- Also known as: Miracle of Love
- รักปาฏิหาริย์
- Starring: Krissada Pornweroj Kimberly Ann Voltemas Chalida Vijitvongthong Alex Rendell
- Country of origin: Thailand
- Original language: Thai
- No. of episodes: 21

Production
- Producer: Makers Group
- Production location: Thailand
- Running time: Monday - Tuesday

Original release
- Network: Channel 3
- Release: 25 October 2011 – 6 January 2012

Related
- Patiharn Ruk

= Ruk Pathiharn =

Ruk Pathiharn (รักปาฏิหาริย์; ) is a 2011 romance, comedy, and drama lakorn aired on Channel 3 starring Krissada Pornweroj, Kimberly Ann Voltemas, Chalida Vijitvongthong, and Alex Rendell.

==Synopsis==
Nichamon Chutima (Kimberly Ann Voltemas) lost her parents and returns to Thailand to find grandparents to apologize in turn for her mother. She later find out that her grandfather had died three years ago, and so she decided to takes up her housekeeper identity Pranom Sponserb to find a way to find her grandmother.

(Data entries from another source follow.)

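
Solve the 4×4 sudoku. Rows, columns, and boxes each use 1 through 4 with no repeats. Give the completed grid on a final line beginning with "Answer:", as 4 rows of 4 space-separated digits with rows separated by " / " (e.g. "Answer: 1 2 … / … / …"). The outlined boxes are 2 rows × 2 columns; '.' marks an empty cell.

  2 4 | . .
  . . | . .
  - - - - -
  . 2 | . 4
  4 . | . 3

Step 1. [r3c3∈{1}] r3c3's peers cover all but 1 ⇒ r3c3=1.
Step 2. [r2c2∈{1,3}] in col 2, 3 fits only at r2c2, so r2c2=3.
Step 3. [r2c4∈{1,2}] col 4 places 2 nowhere but r2c4. So r2c4=2.
Step 4. [r2c3∈{4}] r2c3 is down to just 4. So r2c3=4.
Step 5. [r4c2∈{1}] only 1 remains possible at r4c2, so r4c2=1.
Step 6. [r1c3∈{3}] r1c3 is down to just 3. So r1c3=3.
Step 7. [r3c1∈{3}] nothing but 3 survives at r3c1. So r3c1=3.
Step 8. [r1c4∈{1}] r1c4 is down to just 1 ⇒ r1c4=1.
Step 9. [r4c3∈{2}] only 2 remains possible at r4c3 ⇒ r4c3=2.
Step 10. [r2c1∈{1}] r2c1 has the single candidate 1, so r2c1=1.

Answer: 2 4 3 1 / 1 3 4 2 / 3 2 1 4 / 4 1 2 3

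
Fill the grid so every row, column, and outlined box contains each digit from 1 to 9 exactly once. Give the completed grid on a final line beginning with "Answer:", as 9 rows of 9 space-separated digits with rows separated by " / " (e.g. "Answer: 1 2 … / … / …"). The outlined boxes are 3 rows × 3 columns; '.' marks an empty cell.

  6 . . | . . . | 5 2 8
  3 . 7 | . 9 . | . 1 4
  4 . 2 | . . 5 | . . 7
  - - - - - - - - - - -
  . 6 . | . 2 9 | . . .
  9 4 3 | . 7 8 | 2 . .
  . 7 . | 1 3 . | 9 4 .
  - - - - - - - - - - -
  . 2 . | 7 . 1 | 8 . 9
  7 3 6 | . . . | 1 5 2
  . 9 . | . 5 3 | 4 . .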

Now a housekeeper in the Nareusorn Farm, here she discovers the feud between the two neighboring farms rooted in Chaiburathut (Krissada Pornweroj) because Thut saw a signed document between his father and the neighboring Sonalai farm owner, here he believes that the Sonalais are responsible for swindling money from his dad and this driving his father to his death.

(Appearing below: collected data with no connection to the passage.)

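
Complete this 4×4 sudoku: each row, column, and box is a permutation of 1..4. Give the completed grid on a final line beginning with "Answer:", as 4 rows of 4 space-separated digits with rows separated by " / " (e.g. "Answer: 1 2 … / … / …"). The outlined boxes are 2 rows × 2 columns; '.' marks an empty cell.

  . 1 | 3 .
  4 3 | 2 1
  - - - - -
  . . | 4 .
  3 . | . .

Step 1. [r3c2∈{2}] r3c2 is down to just 2, so r3c2=2.
Step 2. [r3c1∈{1}] r3c1 is down to just 1, so r3c1=1.
Step 3. [r3c4∈{3}] r3c4 is down to just 3 ⇒ r3c4=3.
Step 4. [r1c1∈{2}] r1c1 is down to just 2, so r1c1=2.
Step 5. [r4c3∈{1}] r4c3 is down to just 1, so r4c3=1.
Step 6. [r1c4∈{4}] nothing but 4 survives at r1c4. So r1c4=4.
Step 7. [r4c4∈{2}] nothing but 2 survives at r4c4, so r4c4=2.
Step 8. [r4c2∈{4}] nothing but 4 survives at r4c2. So r4c2=4.

Answer: 2 1 3 4 / 4 3 2 1 / 1 2 4 3 / 3 4 1 2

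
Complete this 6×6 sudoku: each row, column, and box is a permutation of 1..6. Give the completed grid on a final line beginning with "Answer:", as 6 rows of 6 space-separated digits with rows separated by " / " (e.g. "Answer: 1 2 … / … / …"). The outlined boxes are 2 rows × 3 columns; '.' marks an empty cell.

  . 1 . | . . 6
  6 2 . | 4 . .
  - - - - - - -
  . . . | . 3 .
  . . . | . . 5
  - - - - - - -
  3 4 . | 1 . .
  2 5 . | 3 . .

Step 1. [r1c4∈{2,5}] col 4 places 5 nowhere but r1c4 ⇒ r1c4=5.
Step 2. [r3c2∈{6}] r3c2 is down to just 6. So r3c2=6.
Step 3. [r3c4∈{2}] only 2 remains possible at r3c4. So r3c4=2.
Step 4. [r4c3∈{1,2,3,4}] across row 4, 2 lands solely at r4c3. So r4c3=2.
Step 5. [r1c1∈{4}] r1c1's peers cover all but 4. So r1c1=4.
Step 6. [r4c5∈{1,4,6}] in row 4, 4 fits only at r4c5, so r4c5=4.
Step 7. [r3c6∈{1}] r3c6 is down to just 1, so r3c6=1.
Step 8. [r5c5∈{2,5,6}] across row 5, 5 lands solely at r5c5. So r5c5=5.
Step 9. [r2c3∈{3,5}] across row 2, 5 lands solely at r2c3, so r2c3=5.
Step 10. [r6c5∈{6}] r6c5's peers cover all but 6. So r6c5=6.
Step 11. [r2c6∈{3}] only 3 remains possible at r2c6. So r2c6=3.
Step 12. [r2c5∈{1}] only 1 remains possible at r2c5. So r2c5=1.
Step 13. [r4c4∈{6}] r4c4 is down to just 6 ⇒ r4c4=6.
Step 14. [r3c1∈{5}] only 5 remains possible at r3c1. So r3c1=5.
Step 15. [r6c3∈{1}] r6c3 has the single candidate 1, so r6c3=1.
Step 16. [r4c2∈{3}] r4c2 has the single candidate 3. So r4c2=3.
Step 17. [r3c3∈{4}] r3c3's peers cover all but 4 ⇒ r3c3=4.
Step 18. [r6c6∈{4}] nothing but 4 survives at r6c6, so r6c6=4.
Step 19. [r5c6∈{2}] r5c6 is down to just 2, so r5c6=2.
Step 20. [r1c3∈{3}] nothing but 3 survives at r1c3. So r1c3=3.
Step 21. [r5c3∈{6}] r5c3 is down to just 6 ⇒ r5c3=6.
Step 22. [r1c5∈{2}] only 2 remains possible at r1c5. So r1c5=2.
Step 23. [r4c1∈{1}] r4c1 is down to just 1, so r4c1=1.

Answer: 4 1 3 5 2 6 / 6 2 5 4 1 3 / 5 6 4 2 3 1 / 1 3 2 6 4 5 / 3 4 6 1 5 2 / 2 5 1 3 6 4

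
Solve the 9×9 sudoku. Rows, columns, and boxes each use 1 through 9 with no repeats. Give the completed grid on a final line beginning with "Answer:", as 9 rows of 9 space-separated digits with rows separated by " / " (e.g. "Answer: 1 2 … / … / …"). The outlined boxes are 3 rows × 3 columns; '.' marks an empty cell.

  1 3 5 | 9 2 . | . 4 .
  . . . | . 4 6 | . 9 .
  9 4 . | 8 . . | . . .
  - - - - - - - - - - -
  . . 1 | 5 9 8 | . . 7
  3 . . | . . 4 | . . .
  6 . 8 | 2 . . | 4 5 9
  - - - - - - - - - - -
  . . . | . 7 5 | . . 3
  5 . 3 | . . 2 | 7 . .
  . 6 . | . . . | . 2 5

Step 1. [r4c2∈{2}] nothing but 2 survives at r4c2, so r4c2=2.
Step 2. [r8c2∈{1,8,9}] row 8 places 9 nowhere but r8c2. So r8c2=9.
Step 3. [r3c3∈{2,6,7}] col 3 places 6 nowhere but r3c3 ⇒ r3c3=6.
Step 4. [r2c7∈{1,2,3,5,8}] across row 2, 5 lands solely at r2c7, so r2c7=5.
Step 5. [r2c4∈{1,3,7}] r2c4 is the only open cell in row 2 admitting 3, so r2c4=3.
Step 6. [r2c9∈{1,2,8}] in row 2, 1 fits only at r2c9, so r2c9=1.
Step 7. [r5c4∈{1,6,7}] col 4 places 7 nowhere but r5c4 ⇒ r5c4=7.
Step 8. [r5c5∈{1,6}] across box 5, 6 lands solely at r5c5 ⇒ r5c5=6.
Step 9. [r7c2∈{1,8}] r7c2 is the only open cell in col 2 admitting 1 ⇒ r7c2=1.
Step 10. [r9c6∈{1,3,9}] col 6 places 9 nowhere but r9c6. So r9c6=9.
Step 11. [r8c9∈{4,6,8}] col 9 places 4 nowhere but r8c9, so r8c9=4.
Step 12. [r9c5∈{1,3,8}] r9c5 is the only open cell in row 9 admitting 3. So r9c5=3.
Step 13. [r6c5∈{1}] r6c5 is down to just 1, so r6c5=1.
Step 14. [r3c8∈{3,7}] 7 has one home in col 8: r3c8, so r3c8=7.
Step 15. [r3c7∈{2,3}] 3 has one home in row 3: r3c7 ⇒ r3c7=3.
Step 16. [r4c7∈{6}] nothing but 6 survives at r4c7 ⇒ r4c7=6.
Step 17. [r1c7∈{8}] only 8 remains possible at r1c7. So r1c7=8.
Step 18. [r9c1∈{4,7,8}] 8 has one home in row 9: r9c1, so r9c1=8.
Step 19. [r7c8∈{6,8}] row 7 places 8 nowhere but r7c8 ⇒ r7c8=8.
Step 20. [r2c1∈{2,7}] 7 has one home in col 1: r2c1. So r2c1=7.
Step 21. [r9c7∈{1}] r9c7's peers cover all but 1. So r9c7=1.
Step 22. [r7c1∈{2,4}] col 1 places 2 nowhere but r7c1 ⇒ r7c1=2.
Step 23. [r7c3∈{4}] nothing but 4 survives at r7c3. So r7c3=4.
Step 24. [r7c4∈{6}] r7c4's peers cover all but 6, so r7c4=6.
Step 25. [r5c9∈{2,8}] across row 5, 8 lands solely at r5c9 ⇒ r5c9=8.
Step 26. [r9c3∈{7}] r9c3's peers cover all but 7. So r9c3=7.
Step 27. [r5c3∈{9}] r5c3 has the single candidate 9, so r5c3=9.
Step 28. [r5c7∈{2}] nothing but 2 survives at r5c7, so r5c7=2.
Step 29. [r7c7∈{9}] r7c7's peers cover all but 9, so r7c7=9.
Step 30. [r9c4∈{4}] r9c4 is down to just 4 ⇒ r9c4=4.
Step 31. [r4c8∈{3}] r4c8's peers cover all but 3, so r4c8=3.
Step 32. [r2c2∈{8}] r2c2's peers cover all but 8, so r2c2=8.
Step 33. [r5c2∈{5}] r5c2's peers cover all but 5 ⇒ r5c2=5.
Step 34. [r8c8∈{6}] r8c8 has the single candidate 6 ⇒ r8c8=6.
Step 35. [r2c3∈{2}] r2c3's peers cover all but 2. So r2c3=2.
Step 36. [r1c9∈{6}] nothing but 6 survives at r1c9, so r1c9=6.
Step 37. [r5c8∈{1}] r5c8's peers cover all but 1. So r5c8=1.
Step 38. [r3c5∈{5}] r3c5 is down to just 5 ⇒ r3c5=5.
Step 39. [r1c6∈{7}] only 7 remains possible at r1c6 ⇒ r1c6=7.
Step 40. [r6c2∈{7}] r6c2 has the single candidate 7, so r6c2=7.
Step 41. [r3c9∈{2}] only 2 remains possible at r3c9. So r3c9=2.
Step 42. [r8c4∈{1}] r8c4 has the single candidate 1. So r8c4=1.
Step 43. [r6c6∈{3}] r6c6 has the single candidate 3. So r6c6=3.
Step 44. [r8c5∈{8}] nothing but 8 survives at r8c5 ⇒ r8c5=8.
Step 45. [r4c1∈{4}] r4c1's peers cover all but 4. So r4c1=4.
Step 46. [r3c6∈{1}] only 1 remains possible at r3c6, so r3c6=1.

Answer: 1 3 5 9 2 7 8 4 6 / 7 8 2 3 4 6 5 9 1 / 9 4 6 8 5 1 3 7 2 / 4 2 1 5 9 8 6 3 7 / 3 5 9 7 6 4 2 1 8 / 6 7 8 2 1 3 4 5 9 / 2 1 4 6 7 5 9 8 3 / 5 9 3 1 8 2 7 6 4 / 8 6 7 4 3 9 1 2 5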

Pimnareumon (Chalida Vijitvongthong) and Rawipaat (Alex Rendell) who is both from the opposite farms have like each other but is guarding their hearts because of the problems between their family.

==Cast==
- Krissada Pornweroj (Smart) as Chaiburathut "Thut"
- Kimberly Ann Voltemas as Nichamon "Amon" Chutima/Pranom Sponserb
- Chalida Vijitvongthong (Mint) as Pimnareumon "Mon"
- Alex Rendell as Rawipaat - Thut's younger brother and Pimnaremon's childhood friend.